According to Open Source Intelligence analysts, at least 13 Russian strategic bombers were completely destroyed at bases across the Murmansk, Irkutsk, Ryazan and Ivanovo regions. Ukrainian intelligence sources say up to 40 aircraft in total were hit. If accurate, this could mean the loss of up to one third of Russia’s nuclear-capable aviation fleet, a critical component of its military deterrent.
Some of the aircraft destroyed, including the ageing but heavily relied-upon Tu-95 and Tu-160 bombers, are irreplaceable due to discontinued production. Experts say this could severely impair Russia’s long-range strike capabilities for years.
In monetary terms, estimates suggest this operation may have inflicted damage worth more than £4.7 billion (USD 6 billion), considering the strategic importance and replacement costs of such aircraft.
The world waited for a statement, a directive, or even a televised address. But instead, the Russian dictator, 72-year-old Vladimir Putin, vanished from the public eye.

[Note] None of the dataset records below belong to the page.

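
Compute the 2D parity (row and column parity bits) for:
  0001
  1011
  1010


Row parities: 110
Column parities: 0000

Row P: 110, Col P: 0000, Corner: 0


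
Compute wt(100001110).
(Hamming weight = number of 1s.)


Counting 1s in 100001110

4


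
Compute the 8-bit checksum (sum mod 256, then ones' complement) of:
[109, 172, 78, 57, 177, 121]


Sum = 714 mod 256 = 202
Complement = 53

53


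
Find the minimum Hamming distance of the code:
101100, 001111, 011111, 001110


Comparing all pairs, minimum distance: 1
Can detect 0 errors, correct 0 errors

1


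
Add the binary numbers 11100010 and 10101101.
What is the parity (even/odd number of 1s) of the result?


11100010 = 226
10101101 = 173
Sum = 399 = 110001111
1s count = 6

even parity (6 ones in 110001111)


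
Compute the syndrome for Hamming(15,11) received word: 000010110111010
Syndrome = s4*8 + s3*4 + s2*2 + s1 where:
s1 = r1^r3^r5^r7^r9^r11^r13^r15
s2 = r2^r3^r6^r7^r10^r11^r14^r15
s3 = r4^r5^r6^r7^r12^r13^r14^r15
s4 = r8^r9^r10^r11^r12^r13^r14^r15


s1=1, s2=0, s3=0, s4=1

Syndrome = 9 (error at position 9)


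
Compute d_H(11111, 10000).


XOR: 01111
Count of 1s: 4

4


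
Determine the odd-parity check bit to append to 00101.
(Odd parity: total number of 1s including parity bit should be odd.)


Number of 1s in data: 2
Parity bit: 1

1


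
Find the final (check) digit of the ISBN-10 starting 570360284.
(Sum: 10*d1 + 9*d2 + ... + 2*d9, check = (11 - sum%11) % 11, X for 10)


Weighted sum: 210
210 mod 11 = 1

Check digit: X


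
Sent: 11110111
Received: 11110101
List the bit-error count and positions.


XOR: 00000010

1 error(s) at position(s): 6


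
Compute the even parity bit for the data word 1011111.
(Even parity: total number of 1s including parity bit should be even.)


Number of 1s in data: 6
Parity bit: 0

0


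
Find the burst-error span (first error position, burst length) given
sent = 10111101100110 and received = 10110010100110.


XOR: 00001111000000

Burst at position 4, length 4


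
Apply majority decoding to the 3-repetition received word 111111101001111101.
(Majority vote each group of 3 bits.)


Groups: 111, 111, 101, 001, 111, 101
Majority votes: 111011

111011


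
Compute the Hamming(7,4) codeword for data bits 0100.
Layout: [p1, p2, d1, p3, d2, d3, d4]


Parity bits: p1=1, p2=0, p3=1

1001100


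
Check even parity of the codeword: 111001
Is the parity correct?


Number of 1s: 4

Yes, parity is correct (4 ones)


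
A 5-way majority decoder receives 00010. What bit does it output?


Ones: 1 out of 5
Threshold: 3

0 (1/5 voted 1)


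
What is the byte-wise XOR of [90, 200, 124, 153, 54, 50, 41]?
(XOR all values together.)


XOR chain: 90 ^ 200 ^ 124 ^ 153 ^ 54 ^ 50 ^ 41 = 90

90


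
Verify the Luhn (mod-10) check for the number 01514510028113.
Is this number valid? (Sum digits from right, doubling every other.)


Luhn sum = 33
33 mod 10 = 3

Invalid (Luhn sum mod 10 = 3)


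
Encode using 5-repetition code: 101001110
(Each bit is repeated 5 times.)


Each bit -> 5 copies

111110000011111000000000011111111111111100000


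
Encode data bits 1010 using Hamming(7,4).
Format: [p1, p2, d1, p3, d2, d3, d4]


Parity bits: p1=1, p2=0, p3=1

1011010


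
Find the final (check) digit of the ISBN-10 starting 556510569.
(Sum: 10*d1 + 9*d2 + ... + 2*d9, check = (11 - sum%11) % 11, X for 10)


Weighted sum: 240
240 mod 11 = 9

Check digit: 2


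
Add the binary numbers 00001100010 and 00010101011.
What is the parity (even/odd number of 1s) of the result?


00001100010 = 98
00010101011 = 171
Sum = 269 = 100001101
1s count = 4

even parity (4 ones in 100001101)


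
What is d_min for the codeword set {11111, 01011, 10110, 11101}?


Comparing all pairs, minimum distance: 1
Can detect 0 errors, correct 0 errors

1


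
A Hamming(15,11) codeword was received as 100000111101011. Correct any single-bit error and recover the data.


Syndrome = 0: no error detected

Data: 00011101011 (no errors)


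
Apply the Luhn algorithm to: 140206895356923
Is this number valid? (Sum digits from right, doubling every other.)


Luhn sum = 68
68 mod 10 = 8

Invalid (Luhn sum mod 10 = 8)


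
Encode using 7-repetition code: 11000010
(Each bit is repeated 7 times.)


Each bit -> 7 copies

11111111111111000000000000000000000000000011111110000000


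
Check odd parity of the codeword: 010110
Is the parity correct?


Number of 1s: 3

Yes, parity is correct (3 ones)


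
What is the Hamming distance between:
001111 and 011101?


XOR: 010010
Count of 1s: 2

2


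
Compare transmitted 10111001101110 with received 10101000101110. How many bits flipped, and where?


XOR: 00010001000000

2 error(s) at position(s): 3, 7


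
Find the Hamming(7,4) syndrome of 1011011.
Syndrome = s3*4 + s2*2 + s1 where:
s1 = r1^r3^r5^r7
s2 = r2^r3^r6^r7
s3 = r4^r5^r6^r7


s1=1, s2=1, s3=1

Syndrome = 7 (error at position 7)


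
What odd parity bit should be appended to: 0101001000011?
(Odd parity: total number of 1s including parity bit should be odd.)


Number of 1s in data: 5
Parity bit: 0

0


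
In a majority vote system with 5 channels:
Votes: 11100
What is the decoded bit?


Ones: 3 out of 5
Threshold: 3

1 (3/5 voted 1)


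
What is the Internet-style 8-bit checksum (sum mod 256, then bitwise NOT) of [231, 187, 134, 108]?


Sum = 660 mod 256 = 148
Complement = 107

107


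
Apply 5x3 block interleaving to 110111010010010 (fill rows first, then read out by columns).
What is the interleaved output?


Matrix:
  110
  111
  010
  010
  010
Read columns: 110001111101000

110001111101000


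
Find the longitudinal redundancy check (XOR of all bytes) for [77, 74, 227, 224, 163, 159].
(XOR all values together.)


XOR chain: 77 ^ 74 ^ 227 ^ 224 ^ 163 ^ 159 = 56

56


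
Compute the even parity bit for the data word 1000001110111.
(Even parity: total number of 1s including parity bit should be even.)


Number of 1s in data: 7
Parity bit: 1

1


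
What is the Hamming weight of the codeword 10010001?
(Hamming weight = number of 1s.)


Counting 1s in 10010001

3


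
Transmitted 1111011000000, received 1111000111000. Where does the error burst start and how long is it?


XOR: 0000011111000

Burst at position 5, length 5


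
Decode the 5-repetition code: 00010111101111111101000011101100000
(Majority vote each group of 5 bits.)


Groups: 00010, 11110, 11111, 11101, 00001, 11011, 00000
Majority votes: 0111010

0111010


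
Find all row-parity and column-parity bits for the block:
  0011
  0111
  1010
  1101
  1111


Row parities: 01010
Column parities: 1100

Row P: 01010, Col P: 1100, Corner: 0


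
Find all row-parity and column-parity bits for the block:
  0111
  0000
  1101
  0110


Row parities: 1010
Column parities: 1100

Row P: 1010, Col P: 1100, Corner: 0


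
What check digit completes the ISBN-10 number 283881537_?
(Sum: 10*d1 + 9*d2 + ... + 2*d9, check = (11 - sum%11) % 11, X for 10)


Weighted sum: 268
268 mod 11 = 4

Check digit: 7


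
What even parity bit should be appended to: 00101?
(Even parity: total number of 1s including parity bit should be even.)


Number of 1s in data: 2
Parity bit: 0

0


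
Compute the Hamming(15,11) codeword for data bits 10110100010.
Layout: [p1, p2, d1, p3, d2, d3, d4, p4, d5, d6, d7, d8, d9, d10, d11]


Parity bits: p1=0, p2=1, p3=1, p4=0

011101100100010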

There was no address to the nation, no military orders, not even an acknowledgment of the strikes. Instead, he appeared two days later to mark the anniversary of the Baikonur Cosmodrome—without mentioning the airbase attacks or the collapsing bridges in the Bryansk and Kursk regions that left seven dead and hundreds injured.

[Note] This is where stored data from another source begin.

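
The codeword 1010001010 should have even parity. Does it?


Number of 1s: 4

Yes, parity is correct (4 ones)


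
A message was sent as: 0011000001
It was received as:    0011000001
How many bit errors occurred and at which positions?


XOR: 0000000000

0 errors (received matches sent)


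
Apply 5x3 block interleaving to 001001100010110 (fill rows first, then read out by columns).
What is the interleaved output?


Matrix:
  001
  001
  100
  010
  110
Read columns: 001010001111000

001010001111000


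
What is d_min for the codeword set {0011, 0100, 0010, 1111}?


Comparing all pairs, minimum distance: 1
Can detect 0 errors, correct 0 errors

1


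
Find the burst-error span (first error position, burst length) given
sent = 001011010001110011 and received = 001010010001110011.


XOR: 000001000000000000

Burst at position 5, length 1


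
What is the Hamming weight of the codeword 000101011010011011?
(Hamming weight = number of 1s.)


Counting 1s in 000101011010011011

9


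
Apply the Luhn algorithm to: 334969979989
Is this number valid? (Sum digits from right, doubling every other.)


Luhn sum = 88
88 mod 10 = 8

Invalid (Luhn sum mod 10 = 8)


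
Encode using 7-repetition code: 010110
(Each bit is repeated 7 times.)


Each bit -> 7 copies

000000011111110000000111111111111110000000


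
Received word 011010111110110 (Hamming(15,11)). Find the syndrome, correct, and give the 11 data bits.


Syndrome = 0: no error detected

Data: 11011110110 (no errors)


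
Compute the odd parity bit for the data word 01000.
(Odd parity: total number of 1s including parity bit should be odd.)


Number of 1s in data: 1
Parity bit: 0

0


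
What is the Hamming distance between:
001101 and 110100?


XOR: 111001
Count of 1s: 4

4


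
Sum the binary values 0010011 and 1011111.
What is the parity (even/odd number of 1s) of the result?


0010011 = 19
1011111 = 95
Sum = 114 = 1110010
1s count = 4

even parity (4 ones in 1110010)


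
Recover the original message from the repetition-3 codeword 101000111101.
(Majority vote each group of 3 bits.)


Groups: 101, 000, 111, 101
Majority votes: 1011

1011


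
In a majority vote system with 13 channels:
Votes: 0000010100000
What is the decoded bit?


Ones: 2 out of 13
Threshold: 7

0 (2/13 voted 1)


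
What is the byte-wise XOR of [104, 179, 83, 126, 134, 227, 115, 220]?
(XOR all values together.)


XOR chain: 104 ^ 179 ^ 83 ^ 126 ^ 134 ^ 227 ^ 115 ^ 220 = 60

60


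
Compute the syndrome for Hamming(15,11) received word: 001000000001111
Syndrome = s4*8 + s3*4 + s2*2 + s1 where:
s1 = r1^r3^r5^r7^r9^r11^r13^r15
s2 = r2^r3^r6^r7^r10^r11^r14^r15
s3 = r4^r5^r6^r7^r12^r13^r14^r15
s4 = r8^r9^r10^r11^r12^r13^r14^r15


s1=1, s2=1, s3=0, s4=0

Syndrome = 3 (error at position 3)


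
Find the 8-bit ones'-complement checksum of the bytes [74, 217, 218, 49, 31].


Sum = 589 mod 256 = 77
Complement = 178

178


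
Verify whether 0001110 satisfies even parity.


Number of 1s: 3

No, parity error (3 ones)


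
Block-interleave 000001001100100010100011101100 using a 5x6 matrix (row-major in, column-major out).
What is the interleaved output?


Matrix:
  000001
  001100
  100010
  100011
  101100
Read columns: 001110000001001010010011010010

001110000001001010010011010010


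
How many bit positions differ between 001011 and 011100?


XOR: 010111
Count of 1s: 4

4


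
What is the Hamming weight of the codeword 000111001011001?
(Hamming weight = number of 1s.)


Counting 1s in 000111001011001

7


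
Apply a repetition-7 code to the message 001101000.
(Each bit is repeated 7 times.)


Each bit -> 7 copies

000000000000001111111111111100000001111111000000000000000000000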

The silence was deafening.
While Ukrainian President Volodymyr Zelensky reacted promptly and decisively to the events of the weekend, the Kremlin offered nothing but silence. Even Dmitry Medvedev, usually quick to issue nuclear threats on Telegram, remained uncharacteristically mute. Russia’s Defence Ministry merely referred to “aircraft fires” in a single sentence, and state media moved swiftly to other topics, such as national holidays and the weather.
Phillips O’Brien, a professor of strategic studies, called the strikes “the most remarkable and successful operation of the Ukrainian Armed Forces in the entire war.” He described it as a stunning blow to Russia’s nuclear triad—a reference to its land, sea and air-based delivery systems for nuclear warheads.
According to SIPRI, strategic aviation accounts for 580 of Russia’s 2,673 nuclear warheads, meaning nearly a quarter of Russia’s nuclear strike force could be compromised.
Observers say any functioning democracy would have seen its leader take immediate public responsibility, reassure citizens, and outline next steps. Instead, Putin, long obsessed with projecting power, shrank from view like a man defeated. Some speculate this silence is an effort to avoid admitting to Russians just how bad the war truly is.
Federal TV channels like Channel One and Russia 1 devoted less than 40 seconds to the largest drone attack on Russian military assets in the history of the war. The state response was denial.
Ukraine’s SBU security service, under the command of Vasyl Maliuk, has been behind many of these precision strikes, including sabotage operations on bridges, the Crimean Kerch Bridge, Russian oil refineries and even intelligence-led assassinations of Kremlin-linked figures.
With over 90 Russian spy networks dismantled between 2023 and 2024, and a record of unmanned drone operations crippling Moscow’s Black Sea and air dominance, Maliuk’s SBU has proven a thorn in the Kremlin’s side.